Als der Alte an einem Herzinfarkt stirbt, vermacht er dem Jungen das Haus samt Grundstück und unheimlichem Gartenschuppen, aus dem schabende, kratzende Geräusche kommen. Charlie geht rein und entdeckt ein großes Loch im Boden. Es ist die Pforte zu einer anderen Welt.
Von Stephen King zu den Brüdern Grimm scheint der Weg recht weit. Der eine schreibt über Monster, Horror-Haustiere und Killer-Clowns, bei den anderen geht es um Frau Holle und den Froschkönig. Aber Märchen können auch ganz schön düster sein. Mit seinem neuen Roman «Fairy Tale» macht Stephen King mit seinem Protagonisten Charlie einen Ausflug in eine Märchenwelt, die grausamer ist als die üblichen Grimmschen Geschichten.
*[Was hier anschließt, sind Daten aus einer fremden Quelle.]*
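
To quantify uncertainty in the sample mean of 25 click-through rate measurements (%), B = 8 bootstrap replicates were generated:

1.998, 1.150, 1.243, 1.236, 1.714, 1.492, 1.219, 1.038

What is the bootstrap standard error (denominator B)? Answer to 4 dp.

Bootstrap SE is the standard deviation of the 8 replicate means.
Mean of replicates: (1.998 + 1.150 + 1.243 + 1.236 + 1.714 + 1.492 + 1.219 + 1.038) / 8 = 11.090000 / 8 = 1.386250
Sum of squared deviations: (+0.611750)² + (−0.236250)² + (−0.143250)² + (−0.150250)² + (+0.327750)² + (+0.105750)² + (−0.167250)² + (−0.348250)² = 0.741001
Variance = 0.741001 / 8 = 0.092625
SE* = √0.092625

SE* = 0.3043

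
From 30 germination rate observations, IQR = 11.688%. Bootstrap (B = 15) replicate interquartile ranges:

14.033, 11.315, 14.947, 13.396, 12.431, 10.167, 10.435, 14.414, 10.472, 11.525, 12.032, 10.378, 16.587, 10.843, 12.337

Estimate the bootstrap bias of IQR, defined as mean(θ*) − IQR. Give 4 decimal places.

mean(θ*) = (14.033 + 11.315 + 14.947 + 13.396 + 12.431 + 10.167 + 10.435 + 14.414 + 10.472 + 11.525 + 12.032 + 10.378 + 16.587 + 10.843 + 12.337) / 15 = 12.35413
bias = 12.35413 − 11.688

bias = +0.6661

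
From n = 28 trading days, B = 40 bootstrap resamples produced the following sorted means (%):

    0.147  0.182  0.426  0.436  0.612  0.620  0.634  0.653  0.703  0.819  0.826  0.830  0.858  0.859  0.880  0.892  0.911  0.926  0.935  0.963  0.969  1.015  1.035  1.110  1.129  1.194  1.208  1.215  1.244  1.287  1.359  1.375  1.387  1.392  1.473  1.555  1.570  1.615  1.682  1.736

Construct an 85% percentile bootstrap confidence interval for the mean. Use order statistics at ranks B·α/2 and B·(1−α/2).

(0.426, 1.570)

α = 0.15; lower rank = 40 × 0.075 = 3; upper rank = 40 × 0.925 = 37.
The 3rd smallest replicate is 0.426; the 37th is 1.570.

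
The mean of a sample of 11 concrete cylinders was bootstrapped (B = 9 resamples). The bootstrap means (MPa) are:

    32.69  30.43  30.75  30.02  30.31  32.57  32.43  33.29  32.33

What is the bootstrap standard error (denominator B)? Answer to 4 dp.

SE* = 1.1756

Bootstrap SE is the standard deviation of the 9 replicate means.
Mean of replicates: (32.69 + 30.43 + 30.75 + 30.02 + 30.31 + 32.57 + 32.43 + 33.29 + 32.33) / 9 = 284.82000 / 9 = 31.64667
Sum of squared deviations: (+1.04333)² + (−1.21667)² + (−0.89667)² + (−1.62667)² + (−1.33667)² + (+0.92333)² + (+0.78333)² + (+1.64333)² + (+0.68333)² = 12.43920
Variance = 12.43920 / 9 = 1.38213
SE* = √1.38213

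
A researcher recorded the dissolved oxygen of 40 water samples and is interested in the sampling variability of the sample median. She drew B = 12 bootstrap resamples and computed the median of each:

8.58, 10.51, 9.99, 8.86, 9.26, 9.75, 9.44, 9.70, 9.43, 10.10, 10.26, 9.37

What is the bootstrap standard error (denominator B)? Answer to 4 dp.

Bootstrap SE is the standard deviation of the 12 replicate medians.
Mean of replicates: (8.58 + 10.51 + 9.99 + 8.86 + 9.26 + 9.75 + 9.44 + 9.70 + 9.43 + 10.10 + 10.26 + 9.37) / 12 = 115.25000 / 12 = 9.60417
Sum of squared deviations: (−1.02417)² + (+0.90583)² + (+0.38583)² + (−0.74417)² + (−0.34417)² + (+0.14583)² + (−0.16417)² + (+0.09583)² + (−0.17417)² + (+0.49583)² + (+0.65583)² + (−0.23417)² = 3.50909
Variance = 3.50909 / 12 = 0.29242
SE* = √0.29242

SE* = 0.5408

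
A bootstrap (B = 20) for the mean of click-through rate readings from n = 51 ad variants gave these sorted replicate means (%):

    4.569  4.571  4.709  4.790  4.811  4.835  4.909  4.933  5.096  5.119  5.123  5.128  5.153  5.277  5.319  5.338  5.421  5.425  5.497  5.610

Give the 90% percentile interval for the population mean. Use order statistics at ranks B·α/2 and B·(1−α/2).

(4.569, 5.497)

α = 0.10; lower rank = 20 × 0.050 = 1; upper rank = 20 × 0.950 = 19.
The 1st smallest replicate is 4.569; the 19th is 5.497.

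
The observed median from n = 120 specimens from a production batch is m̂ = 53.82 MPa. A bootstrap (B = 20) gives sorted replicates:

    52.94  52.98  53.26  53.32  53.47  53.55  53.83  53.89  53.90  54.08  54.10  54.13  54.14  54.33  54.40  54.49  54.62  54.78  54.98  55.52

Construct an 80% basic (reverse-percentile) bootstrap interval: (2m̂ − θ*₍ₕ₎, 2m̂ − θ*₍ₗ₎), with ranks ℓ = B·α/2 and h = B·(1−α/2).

(52.86, 54.66)

Percentile endpoints at ranks 2 and 18: θ*₍2₎ = 52.98, θ*₍18₎ = 54.78.
Basic interval reflects these around m̂:
  lower = 2 × 53.82 − 54.78 = 52.86
  upper = 2 × 53.82 − 52.98 = 54.66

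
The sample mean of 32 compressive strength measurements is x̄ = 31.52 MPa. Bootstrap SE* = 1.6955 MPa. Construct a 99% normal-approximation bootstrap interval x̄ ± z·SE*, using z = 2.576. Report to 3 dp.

(27.152, 35.888)

Margin = 2.576 × 1.6955 = 4.3676
Interval: 31.52 ± 4.3676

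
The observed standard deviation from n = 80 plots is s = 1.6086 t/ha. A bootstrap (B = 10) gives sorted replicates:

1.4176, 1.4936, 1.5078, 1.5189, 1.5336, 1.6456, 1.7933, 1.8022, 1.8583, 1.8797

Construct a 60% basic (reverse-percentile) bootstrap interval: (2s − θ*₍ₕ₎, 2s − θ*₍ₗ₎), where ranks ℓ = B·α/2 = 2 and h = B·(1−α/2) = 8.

(1.4150, 1.7236)

Percentile endpoints at ranks 2 and 8: θ*₍2₎ = 1.4936, θ*₍8₎ = 1.8022.
Basic interval reflects these around s:
  lower = 2 × 1.6086 − 1.8022 = 1.4150
  upper = 2 × 1.6086 − 1.4936 = 1.7236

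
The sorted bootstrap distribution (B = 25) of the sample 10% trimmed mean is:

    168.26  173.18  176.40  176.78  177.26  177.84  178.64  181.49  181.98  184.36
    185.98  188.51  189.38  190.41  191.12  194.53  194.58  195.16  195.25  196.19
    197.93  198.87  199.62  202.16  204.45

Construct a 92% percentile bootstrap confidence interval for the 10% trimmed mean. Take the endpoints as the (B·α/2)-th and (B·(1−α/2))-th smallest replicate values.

(168.26, 202.16)

α = 0.08; lower rank = 25 × 0.040 = 1; upper rank = 25 × 0.960 = 24.
The 1st smallest replicate is 168.26; the 24th is 202.16.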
Über eine unterirdische Passage, den Weltenbrunnen, gelangt Charlie ins Königreich Empis. Das sieht aus, wie man sich eine Märchenwelt eben vorstellt – übergroße weiße Kaninchen hoppeln über die Wiese wie im Wunderland von Alice. Ein gläserner Palast mit hohen Türmen am Horizont, so wie die Smaragdstadt im Zauberer von Oz. Die lange unterirdische Wendeltreppe, die nach Empis führt, erinnert an die Geschichte von Jack und der Bohnenranke. Und ebenso wie Jack hat auch unser Held Charlie bald mit blutrünstigen Riesen zu kämpfen.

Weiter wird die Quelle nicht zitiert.